Des notes de frais au Japon qui interrogent
Dès le vote de l’ordre du jour, Alenka Doulain a demandé des explications sur un dépassement de frais de mission de 2 000 euros pour deux nuits lors d’un déplacement au Japon. Une interrogation qui s’inscrit dans le contexte de perquisitions récentes au sein de la mairie, sur fond de soupçons de détournement de fonds et travail dissimulé. Plutôt que de répondre précisément, le maire Michaël Delafosse a préféré éluder dans un long soliloque invoquant la coopération internationale et la paix dans le monde, mais sans apporter de réponse claire sur l’utilisation de ces fonds publics. Serge Martin a rebondi pour dénoncer l’opacité des pratiques et souligner à Michaël Delafosse : « vous ne semblez pas répondre à la question ».

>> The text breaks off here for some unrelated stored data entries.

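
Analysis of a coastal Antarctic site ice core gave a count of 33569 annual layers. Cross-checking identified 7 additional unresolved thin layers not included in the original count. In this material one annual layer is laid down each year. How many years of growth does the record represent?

Adjusted count: 33569 + 7 = 33576 annual layers.
With a one-to-one annual layer periodicity this is 33576 years.

33576 yr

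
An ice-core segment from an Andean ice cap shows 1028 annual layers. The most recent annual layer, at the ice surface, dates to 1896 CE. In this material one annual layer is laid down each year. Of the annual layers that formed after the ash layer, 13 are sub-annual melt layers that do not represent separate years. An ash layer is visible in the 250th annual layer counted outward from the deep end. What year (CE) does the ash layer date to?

Between annual layer 250 and the ice surface there are 1028 − 250 = 778 annual layers.
778 − 13 false = 765 true annual layers after the ash layer.
1896 − 765 = 1131 CE.

1131 CE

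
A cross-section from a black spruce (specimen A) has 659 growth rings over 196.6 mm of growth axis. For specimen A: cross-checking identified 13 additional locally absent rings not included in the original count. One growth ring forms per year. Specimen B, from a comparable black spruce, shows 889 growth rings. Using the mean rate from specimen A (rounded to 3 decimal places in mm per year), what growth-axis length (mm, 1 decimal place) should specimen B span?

260.5 mm

Specimen A: adjusted count: 659 + 13 = 672 growth rings.
A: Mean rate = 196.6 mm / 672 years ≈ 0.293 mm per year.
Length of B = 0.293 × 889 = 260.5 mm.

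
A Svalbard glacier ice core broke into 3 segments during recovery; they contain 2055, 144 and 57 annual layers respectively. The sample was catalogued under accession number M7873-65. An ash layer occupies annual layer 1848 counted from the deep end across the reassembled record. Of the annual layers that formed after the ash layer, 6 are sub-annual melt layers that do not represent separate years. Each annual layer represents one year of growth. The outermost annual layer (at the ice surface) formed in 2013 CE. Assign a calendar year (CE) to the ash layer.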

Crèches : des contradictions qui embarrassent la majorité
La fin d’une délégation de service public pour une crèche a donné lieu à des échanges passionnés avec d’abord François Vasquez, élu Les Écologistes. Il a dénoncé solennellement une logique de privatisation. Et c’est sur ce dossier des crèches que la stratégie d’Alenka Doulain mérite d’être notée. La responsable politique a d’abord salué cette décision comme une victoire pour la gestion publique, tout en dénonçant la persistance de la mise en concurrence entre acteurs associatifs dans d’autres projets municipaux.
Avec son expérience dans l’économie sociale et solidaire, elle a pointé les limites de cette approche, et accusé la majorité de considérer les structures d’économie sociale et solidaire (ESS) comme des « sous-traitants à bas coût ». Alenka Doulain a réclamé un moratoire sur toute forme de sous-traitance des crèches. Elle fait ainsi face aux réponses de la majorité entre le maire et Tasnime Akbaraly, chargée de la petite enfance, qui insistent sur « le caractère non lucratif des délégataires » tout en ne répondant pas sur les mises en concurrence des acteurs de l’ESS.
C’est lors d’une délibération sur l’affaire 39 concernant la ZAC Nouveau Saint-Roch que l’élue insoumise marque clairement les esprits par sa vigilance. En révélant que le projet incluait une crèche privée, elle a souligné cette incohérence devant un maire visiblement déstabilisé. Avec rigueur politique, méthode et calme, Alenka Doulain a poussé la majorité à justifier la pertinence de programmer de telles initiatives dans des ZAC, qui sont des outils stratégiques d’aménagement. Elle a ainsi dénoncé une orientation favorisant le développement de l’offre privée au détriment de celui de la régie municipale.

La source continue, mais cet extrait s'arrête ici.